Qantas is hoping to restart international flights more than eight months earlier than previously predicted but only if the flights are heavily subsidised by the Australian federal government. Any resumption of international services would only be to help rescue an estimated 25,000 Australians who have registered their desire to return home but have effectively found themselves stranded overseas.
In an interview with ABC News, Qantas chief executive Alan Joyce said the airline was in talks with the Morrison administration to restart a limited number of flights to get Australians home in time for Christmas. Joyce said the government would be expected to cover the cost of fuel and the salaries of pilots and cabin crew if the flights were to go ahead.

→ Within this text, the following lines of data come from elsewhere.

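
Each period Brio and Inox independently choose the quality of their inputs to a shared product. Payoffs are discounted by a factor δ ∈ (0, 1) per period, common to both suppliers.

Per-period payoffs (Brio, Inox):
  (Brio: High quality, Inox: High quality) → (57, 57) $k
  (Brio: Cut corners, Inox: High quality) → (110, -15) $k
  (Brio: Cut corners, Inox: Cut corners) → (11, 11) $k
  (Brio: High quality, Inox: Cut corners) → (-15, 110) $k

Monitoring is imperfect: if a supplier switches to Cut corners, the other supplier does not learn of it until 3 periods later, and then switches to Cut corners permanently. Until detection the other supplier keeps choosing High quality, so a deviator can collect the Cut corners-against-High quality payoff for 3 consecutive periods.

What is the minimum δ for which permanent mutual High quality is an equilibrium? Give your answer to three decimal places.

A deviator earns 110 for 3 periods, then 11 forever; cooperating earns 57 forever. Multiplying the IC by (1−δ):
57 ≥ 110(1−δ^3) + 11δ^3, so 99·δ^3 ≥ 53 and δ^3 ≥ 53/99.
δ ≥ (53/99)^(1/3) ≈ 0.812.

0.812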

Qantas suspended its international route network in April as a result of strict border restrictions and a massive slump in travel demand caused by the COVID-19 pandemic. Regularly scheduled flights were initially replaced by over 100 repatriation flights operated on behalf of the federal government to destinations like Hong Kong, London, Los Angles, Lima, Buenos Aires and Mumbai.
When the money for these services dried up, Qantas completely grounded its long-haul services and has since claimed international flights weren’t likely to return until July 2021 at the earliest.
Competitors like Singapore Airlines and Qatar Airways have helped fill the void but even these state-subsidized airlines are under pressure because the number of new arrivals allowed to enter Australia is heavily controlled. At present, just 4,000 international arrivals are allowed per week, although this is set to increase to 6,000 by the end of September.
“We have have been talking to the government about whether can put special Qantas flights on to destinations and offer reasonable airfares,” Joyce confirmed in an interview with ABC and reported by Executive Traveller.
“The government at the moment sponsors a regional network and a domestic network – if the economics are not covered by the cost of the airfares, the government subsidises to keep those destinations open,” he continued.
“We’re saying let’s do the same thing internationally, and then you don’t get people being gouged by high airfares.”
Regularly scheduled flights, however, will have to wait until border restrictions are significantly eased – something that isn’t likely to happen until a COVID-19 vaccine has been approved.